I converted your first version to use theorem instead of notepad, and the problem file is the same except for the timestamp, and about one other line.

(* Version 1 as theorem *)
theorem
  fixes a :: "('a:: comm_ring_1) poly"
  shows "degree((monom 1 1) -CONST pCons a 0) =1"
(*sledgehammer[overlord=true, provers="e"]*)
by(metis 
  One_nat_def degree_pCons_eq_if diff_0_right diff_pCons monom_0 
  monom_Suc one_poly_def zero_neq_one)

On Whether Sledgehammer Is Deterministic

Update 140112_1651

No experts have shown up on a Sunday evening, so I act as the document gofer by providing some Sledgehammer document links below.

First, though, I make 3 easy observations about whether Sledgehammer can be deterministic as defined by the OP, "in the sense that if you run sledgehammer consecutively several times (i.e., on the exactly same theorem definition) you get the same results". Other than his definition, I know nothing about determinism.

For Sledgehammer to be deterministic, I see that three things have to be deterministic, where I try to be general enough to be correct.

Also, there can be lots of multi-threading by the PIDE, and that can greatly affect how processing is allocated to anything and everything, which can affect whether a particular ATP will find a particular proof.

  1. Given a theorem statement and a fixed set of available facts (the prior theorems), for a particular automatic theorem prover (ATP), the Sledgehammer algorithm must always generate the same problem for the ATP. There is the initial problem, but also Sledgehammer may generate a series of problems for an ATP to try and eliminate unneeded facts. (It's probably more complicated, that some set of fixed problems will all produce the same result.)
  2. For a fixed problem that an ATP receives from Sledgehammer, the ATP proof attempt must always succeed or fail in the same way.
  3. The smt or metis methods, given the same facts, must always succeed or fail in the same way. This might be a no-brainer, but I list it.

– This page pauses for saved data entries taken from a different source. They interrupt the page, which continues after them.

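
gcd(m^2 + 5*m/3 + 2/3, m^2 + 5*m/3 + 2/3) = m^2 + 5*m/3 + 2/3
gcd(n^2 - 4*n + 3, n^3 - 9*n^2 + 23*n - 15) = n^2 - 4*n + 3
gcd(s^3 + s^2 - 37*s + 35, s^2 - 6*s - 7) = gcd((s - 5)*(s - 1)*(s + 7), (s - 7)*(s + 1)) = 1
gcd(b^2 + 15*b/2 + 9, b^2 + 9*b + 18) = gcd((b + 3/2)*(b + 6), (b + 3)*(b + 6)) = b + 6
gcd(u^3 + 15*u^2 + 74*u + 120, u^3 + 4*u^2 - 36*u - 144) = u^2 + 10*u + 24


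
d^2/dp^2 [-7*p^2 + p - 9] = -14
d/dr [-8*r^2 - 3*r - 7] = -16*r - 3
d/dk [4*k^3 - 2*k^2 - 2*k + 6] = 12*k^2 - 4*k - 2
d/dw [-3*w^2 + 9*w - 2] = 9 - 6*w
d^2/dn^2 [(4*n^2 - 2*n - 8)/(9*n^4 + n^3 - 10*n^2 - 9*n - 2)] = 4*(486*n^8 - 432*n^7 - 3130*n^6 + 699*n^5 + 3489*n^4 + 527*n^3 - 1656*n^2 - 1044*n - 218)/(729*n^12 + 243*n^11 - 2403*n^10 - 2726*n^9 + 1698*n^8 + 5025*n^7 + 2801*n^6 - 1365*n^5 - 2814*n^4 - 1797*n^3 - 606*n^2 - 108*n - 8)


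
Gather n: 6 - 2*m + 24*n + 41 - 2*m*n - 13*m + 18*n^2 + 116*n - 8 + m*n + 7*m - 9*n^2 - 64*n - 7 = -8*m + 9*n^2 + n*(76 - m) + 32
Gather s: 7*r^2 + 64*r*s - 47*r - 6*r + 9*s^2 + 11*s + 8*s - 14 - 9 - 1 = 7*r^2 - 53*r + 9*s^2 + s*(64*r + 19) - 24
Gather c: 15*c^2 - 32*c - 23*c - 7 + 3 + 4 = 15*c^2 - 55*c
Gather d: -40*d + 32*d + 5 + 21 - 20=6 - 8*d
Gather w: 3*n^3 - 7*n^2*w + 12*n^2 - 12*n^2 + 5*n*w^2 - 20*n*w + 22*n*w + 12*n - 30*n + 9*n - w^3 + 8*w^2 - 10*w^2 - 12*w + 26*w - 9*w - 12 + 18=3*n^3 - 9*n - w^3 + w^2*(5*n - 2) + w*(-7*n^2 + 2*n + 5) + 6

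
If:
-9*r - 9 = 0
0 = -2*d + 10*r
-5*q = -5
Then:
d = -5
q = 1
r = -1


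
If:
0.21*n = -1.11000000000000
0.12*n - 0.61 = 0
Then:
No Solution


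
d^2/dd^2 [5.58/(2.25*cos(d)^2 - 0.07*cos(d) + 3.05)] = (-112.995*(1 - cos(d)^2)^2 + 2.63655*cos(d)^3 + 96.646158*cos(d)^2 - 6.46443*cos(d) + 36.464184)/(2.25*cos(d)^2 - 0.07*cos(d) + 3.05)^3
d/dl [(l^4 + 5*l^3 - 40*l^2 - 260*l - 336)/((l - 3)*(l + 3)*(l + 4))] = (l^4 + 17*l^2 + 150*l + 396)/(l^4 - 18*l^2 + 81)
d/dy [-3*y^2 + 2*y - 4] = 2 - 6*y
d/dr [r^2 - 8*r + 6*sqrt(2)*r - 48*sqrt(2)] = 2*r - 8 + 6*sqrt(2)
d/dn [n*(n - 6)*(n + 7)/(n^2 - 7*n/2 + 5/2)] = 4*(n^4 - 7*n^3 + 46*n^2 + 5*n - 105)/(4*n^4 - 28*n^3 + 69*n^2 - 70*n + 25)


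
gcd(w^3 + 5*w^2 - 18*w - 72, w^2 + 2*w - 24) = w^2 + 2*w - 24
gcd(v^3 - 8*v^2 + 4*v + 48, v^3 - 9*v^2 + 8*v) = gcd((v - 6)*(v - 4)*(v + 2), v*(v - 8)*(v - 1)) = 1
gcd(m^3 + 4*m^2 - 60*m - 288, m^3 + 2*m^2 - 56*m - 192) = m^2 - 2*m - 48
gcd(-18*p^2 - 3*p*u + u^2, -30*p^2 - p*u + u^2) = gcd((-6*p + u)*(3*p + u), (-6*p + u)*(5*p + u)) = 6*p - u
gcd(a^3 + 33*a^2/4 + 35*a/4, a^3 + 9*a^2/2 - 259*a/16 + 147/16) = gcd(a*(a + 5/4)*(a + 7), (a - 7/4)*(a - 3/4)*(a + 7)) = a + 7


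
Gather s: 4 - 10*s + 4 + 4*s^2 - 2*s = 4*s^2 - 12*s + 8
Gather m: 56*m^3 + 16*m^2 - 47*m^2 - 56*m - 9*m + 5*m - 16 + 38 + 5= 56*m^3 - 31*m^2 - 60*m + 27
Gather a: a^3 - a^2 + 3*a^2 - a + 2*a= a^3 + 2*a^2 + a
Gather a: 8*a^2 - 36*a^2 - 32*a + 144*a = -28*a^2 + 112*a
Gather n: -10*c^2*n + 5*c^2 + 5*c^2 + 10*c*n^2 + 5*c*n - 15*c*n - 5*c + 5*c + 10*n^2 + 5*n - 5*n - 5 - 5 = 10*c^2 + n^2*(10*c + 10) + n*(-10*c^2 - 10*c) - 10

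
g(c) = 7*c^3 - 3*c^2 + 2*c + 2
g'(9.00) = 1649.00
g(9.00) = 4880.00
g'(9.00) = 1649.00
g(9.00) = 4880.00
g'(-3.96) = 355.07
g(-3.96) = -487.66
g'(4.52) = 403.92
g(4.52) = 596.17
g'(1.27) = 28.25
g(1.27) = 14.04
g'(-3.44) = 271.15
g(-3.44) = -325.33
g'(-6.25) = 859.81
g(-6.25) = -1836.67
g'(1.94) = 69.40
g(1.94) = 45.70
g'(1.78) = 57.86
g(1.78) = 35.53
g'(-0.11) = 2.91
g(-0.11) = 1.73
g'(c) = 21*c^2 - 6*c + 2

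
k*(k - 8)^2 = k^3 - 16*k^2 + 64*k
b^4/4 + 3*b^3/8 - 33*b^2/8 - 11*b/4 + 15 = (b/4 + 1)*(b - 3)*(b - 2)*(b + 5/2)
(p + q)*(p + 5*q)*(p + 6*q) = p^3 + 12*p^2*q + 41*p*q^2 + 30*q^3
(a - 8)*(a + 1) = a^2 - 7*a - 8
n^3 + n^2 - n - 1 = (n - 1)*(n + 1)^2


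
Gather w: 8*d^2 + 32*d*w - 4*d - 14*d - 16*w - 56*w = 8*d^2 - 18*d + w*(32*d - 72)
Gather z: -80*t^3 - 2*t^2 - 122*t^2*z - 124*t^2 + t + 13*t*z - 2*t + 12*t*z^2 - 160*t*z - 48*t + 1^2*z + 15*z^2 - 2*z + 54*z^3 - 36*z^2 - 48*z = -80*t^3 - 126*t^2 - 49*t + 54*z^3 + z^2*(12*t - 21) + z*(-122*t^2 - 147*t - 49)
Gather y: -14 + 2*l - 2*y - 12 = 2*l - 2*y - 26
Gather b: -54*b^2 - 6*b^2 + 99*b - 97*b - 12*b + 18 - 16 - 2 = -60*b^2 - 10*b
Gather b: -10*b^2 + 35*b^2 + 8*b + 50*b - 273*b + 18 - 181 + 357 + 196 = 25*b^2 - 215*b + 390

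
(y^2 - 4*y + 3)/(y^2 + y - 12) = (y - 1)/(y + 4)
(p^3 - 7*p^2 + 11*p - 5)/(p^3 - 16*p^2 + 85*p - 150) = (p^2 - 2*p + 1)/(p^2 - 11*p + 30)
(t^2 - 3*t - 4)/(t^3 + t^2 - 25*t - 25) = (t - 4)/(t^2 - 25)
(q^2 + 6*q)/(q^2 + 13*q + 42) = q/(q + 7)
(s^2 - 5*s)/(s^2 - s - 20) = s/(s + 4)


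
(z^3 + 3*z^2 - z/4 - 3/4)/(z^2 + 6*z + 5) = (4*z^3 + 12*z^2 - z - 3)/(4*(z^2 + 6*z + 5))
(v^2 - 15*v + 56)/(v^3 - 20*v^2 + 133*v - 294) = (v - 8)/(v^2 - 13*v + 42)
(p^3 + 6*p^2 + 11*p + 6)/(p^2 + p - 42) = (p^3 + 6*p^2 + 11*p + 6)/(p^2 + p - 42)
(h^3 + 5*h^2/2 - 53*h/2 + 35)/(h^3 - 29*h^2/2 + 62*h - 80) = (h^2 + 5*h - 14)/(h^2 - 12*h + 32)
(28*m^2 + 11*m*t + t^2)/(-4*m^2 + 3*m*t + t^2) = (7*m + t)/(-m + t)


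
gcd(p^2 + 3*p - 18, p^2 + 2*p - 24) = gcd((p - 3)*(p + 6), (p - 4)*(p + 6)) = p + 6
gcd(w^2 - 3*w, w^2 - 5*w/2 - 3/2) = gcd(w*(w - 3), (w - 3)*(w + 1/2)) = w - 3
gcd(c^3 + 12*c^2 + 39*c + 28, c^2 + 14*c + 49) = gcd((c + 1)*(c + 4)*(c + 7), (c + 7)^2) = c + 7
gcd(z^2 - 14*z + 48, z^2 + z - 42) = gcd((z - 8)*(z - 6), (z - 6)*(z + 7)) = z - 6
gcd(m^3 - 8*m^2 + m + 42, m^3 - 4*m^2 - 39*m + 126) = m^2 - 10*m + 21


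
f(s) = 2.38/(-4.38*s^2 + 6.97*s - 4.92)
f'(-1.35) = -0.09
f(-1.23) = -0.12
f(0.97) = -1.04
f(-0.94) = -0.16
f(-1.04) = -0.14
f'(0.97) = 0.70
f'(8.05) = 0.00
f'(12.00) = 0.00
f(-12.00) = -0.00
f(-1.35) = -0.11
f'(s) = 2.38*(8.76*s - 6.97)/(-4.38*s^2 + 6.97*s - 4.92)^2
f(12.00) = -0.00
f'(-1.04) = -0.13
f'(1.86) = 0.44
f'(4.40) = 0.02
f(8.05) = -0.01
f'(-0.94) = -0.15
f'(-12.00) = -0.00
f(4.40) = -0.04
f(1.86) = -0.33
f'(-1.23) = -0.10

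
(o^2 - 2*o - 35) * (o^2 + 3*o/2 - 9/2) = o^4 - o^3/2 - 85*o^2/2 - 87*o/2 + 315/2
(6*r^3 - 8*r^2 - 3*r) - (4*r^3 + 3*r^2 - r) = 2*r^3 - 11*r^2 - 2*r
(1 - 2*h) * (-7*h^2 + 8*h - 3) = 14*h^3 - 23*h^2 + 14*h - 3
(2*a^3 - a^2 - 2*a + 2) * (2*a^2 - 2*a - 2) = 4*a^5 - 6*a^4 - 6*a^3 + 10*a^2 - 4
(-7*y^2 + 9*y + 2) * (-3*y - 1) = 21*y^3 - 20*y^2 - 15*y - 2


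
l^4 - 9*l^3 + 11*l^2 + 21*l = l*(l - 7)*(l - 3)*(l + 1)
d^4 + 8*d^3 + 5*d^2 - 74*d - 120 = (d - 3)*(d + 2)*(d + 4)*(d + 5)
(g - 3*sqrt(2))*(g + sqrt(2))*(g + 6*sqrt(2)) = g^3 + 4*sqrt(2)*g^2 - 30*g - 36*sqrt(2)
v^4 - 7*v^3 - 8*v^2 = v^2*(v - 8)*(v + 1)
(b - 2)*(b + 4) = b^2 + 2*b - 8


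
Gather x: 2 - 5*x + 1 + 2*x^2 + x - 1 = 2*x^2 - 4*x + 2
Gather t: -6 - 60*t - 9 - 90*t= -150*t - 15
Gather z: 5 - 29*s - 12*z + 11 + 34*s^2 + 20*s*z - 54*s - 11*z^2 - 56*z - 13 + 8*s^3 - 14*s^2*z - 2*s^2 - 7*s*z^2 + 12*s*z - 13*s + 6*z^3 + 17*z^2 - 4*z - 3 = 8*s^3 + 32*s^2 - 96*s + 6*z^3 + z^2*(6 - 7*s) + z*(-14*s^2 + 32*s - 72)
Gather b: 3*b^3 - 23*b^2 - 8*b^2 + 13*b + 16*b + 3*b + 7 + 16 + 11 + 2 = 3*b^3 - 31*b^2 + 32*b + 36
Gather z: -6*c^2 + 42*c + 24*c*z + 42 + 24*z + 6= -6*c^2 + 42*c + z*(24*c + 24) + 48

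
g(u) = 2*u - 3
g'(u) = 2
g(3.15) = 3.30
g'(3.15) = 2.00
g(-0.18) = -3.36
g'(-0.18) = 2.00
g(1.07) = -0.86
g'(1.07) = 2.00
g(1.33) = -0.34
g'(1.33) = 2.00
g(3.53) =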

Essentially, the value in my list above is that it might take away some of the mystery of what Sledgehammer is. What Sledgehammer is is a team effort between the Sledgehammer algorithm that generates a problem, 3rd-party ATPs, and the smt or metis proof methods.

Sledgehammer, out of thousands of theorems available, finds applicable theorems and uses them to give an ATP a problem in the language of the ATP. The ATP performs its logical magic with the theorems, and it reports back to Sledgehammer. Sledgehammer reads the return message from the ATP, and if a proof was found, it suggests in the output panel a smt or metis proof that can be used. In the process, Sledgehammer may play back proofs on its own to eliminate unneeded facts, or whatever various things it can do based on the Sledgehammer options chosen.

Here is Larry Paulson's web page with documents specific to Isabelle and ATPs:

Linking Isabelle with Automated Theorem Provers

At the top are various links to different pages of publications, some of which drop down.

Here is Jasmin Blanchette's publication page, which happens to contain all his stuff, so I link to his workshop papers section, and the one paper by Paulson and Blanchette which I found to be an easy overview to read.

  • Workshop Papers
  • Three years of experience with Sledgehammer, a practical link between automated and interactive theorem provers

We can assume that the Sledgehammer experts could answer 1 and 3 in my list. They're also going to be familiar with much of what the ATPs do, but they probably don't concern themselves with knowing everything about the ATPs, other than what's necessary to prevent things like inconsistencies.



回答2:

Many statements have multiple proofs. When you transform a statement as you've done here, you affect the direction of the search, and in particular, the relevance filter. Determinism was never a design goal for sledgehammer.